Puppnick will give the Court of Justice for the first time the chance to rule on the Commission’s obligation to submit a concrete proposal following a successful citizens’ initiative. The General Court had not found such an obligation, and its judgment has now been confirmed by Advocate General Bobek. The central theme of the latter’ opinion is not only the legal interpretation of the ECI, but equally its effectiveness as a tool of participatory democracy. The law and the genesis of the citizens’ initiative are quite clear on the question of whether the Commission is obliged to submit any concrete proposal. As outlined in the AG’s opinion, there is little room for interpretation under the current legal framework to establish such an obligation. Article 11(4) TEU read in conjunction with both the current and the future Regulation do not allow such a finding. In spite of this lack of ambiguity of the law, the applicants claim that not finding an obligation on part of the Commission would render the ECI itself ineffective, and ‘a false promise’. According to Advocate General Bobek, under the current legal framework it seems that the applicants try to interpret the ECI as something it simply is not designed to be. In his words, ‘a kind of purposive switch is suggested, by asserting that the effet utile of a rabbit would be lessened if it were not interpreted as being a pigeon. But, unless some genuinely advanced magic is employed, and the audience is successfully induced to believe that the aim and purpose of looking at a rabbit is to see a pigeon, a rabbit remains a rabbit’ (point 64). This metaphor shows quite clearly that the ECI is not designed to be a real right of initiative. Trying to interpret it as such, fails to acknowledge its real purpose – to ‘foster participation of citizens in the democratic process and promote dialogue’. Under the new Regulation 2019/788, the legislature even formally calls the ECI a tool to foster debate and thereby emphasizes the wish to refrain from transforming it into a binding right of initiative.
On another level, the clarity of the law does not render the nature of the ECI politically undisputed. Advocate General Bobek himself is clear on the fact that just because the law stands as it currently does, does not mean that it is good law (point 84). Indeed, the heavy organizational burden of the ECI has been frequently criticized in the past, and even more so in light of the limited outcome of a successful initiative. Perhaps, the newly to-be-appointed Commission, under Commission President Ursula von der Leyen, will reconsider the matter. Von der Leyen stated in her opening statement in the European Parliament on 16 July 2019 that she wants ‘European citizens to play a leading and active part in building the future of our Union’. Giving more – or rather real – power to the ECI might indeed enable citizens to play such a role, beyond a mere involvement in a one-time event – the envisaged Conference on the Future of Europe. In light of yet another promise she gave during her speech, namely to ‘support a right of initiative for the European Parliament’, it might be time to generally reconsider the ‘near-monopoly’ on the right of initiative of the Commission. What might have been able to meet the needs of the 1957 European Economic Community, might not be designed to address the current needs of the European Union of 2019, which keeps struggling in the search for democratic legitimacy.

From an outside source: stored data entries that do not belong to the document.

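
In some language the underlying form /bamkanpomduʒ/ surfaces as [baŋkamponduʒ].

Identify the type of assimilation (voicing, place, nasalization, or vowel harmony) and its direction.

place assimilation, regressive

/m/→[ŋ] /n/→[m] /m/→[n].
Each target copies a feature from the following segment, so the direction is regressive.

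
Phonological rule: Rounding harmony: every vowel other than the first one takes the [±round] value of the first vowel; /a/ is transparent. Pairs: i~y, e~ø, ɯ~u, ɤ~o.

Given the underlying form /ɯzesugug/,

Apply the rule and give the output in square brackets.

/u/ harmonizes with /ɯ/ ([-round]) → [ɯ]
/u/ harmonizes with /ɯ/ ([-round]) → [ɯ]

[ɯzesɯgɯg]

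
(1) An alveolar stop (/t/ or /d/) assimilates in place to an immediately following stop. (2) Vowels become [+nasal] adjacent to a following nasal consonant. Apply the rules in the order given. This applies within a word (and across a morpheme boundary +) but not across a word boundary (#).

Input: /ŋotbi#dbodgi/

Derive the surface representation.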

To conclude, in the pending judgment, one might expect the Court of Justice to follow Advocate General Bobek’s opinion. The legal framework indeed seems rather unambiguous, potentially rendering an opposing interpretation, as suggested by the applicants, contra legem. As for the ongoing political debate about the nature of the ECI, this is a matter, which cannot – and should not – be resolved by the judiciary, but is a question to be addressed by the legislature, if it wishes to do so. Therefore, not only the Court’s decision on the matter is eagerly awaited but also the reactions of the legislature shall be instructive as to the future of the ECI as a tool of participatory democracy.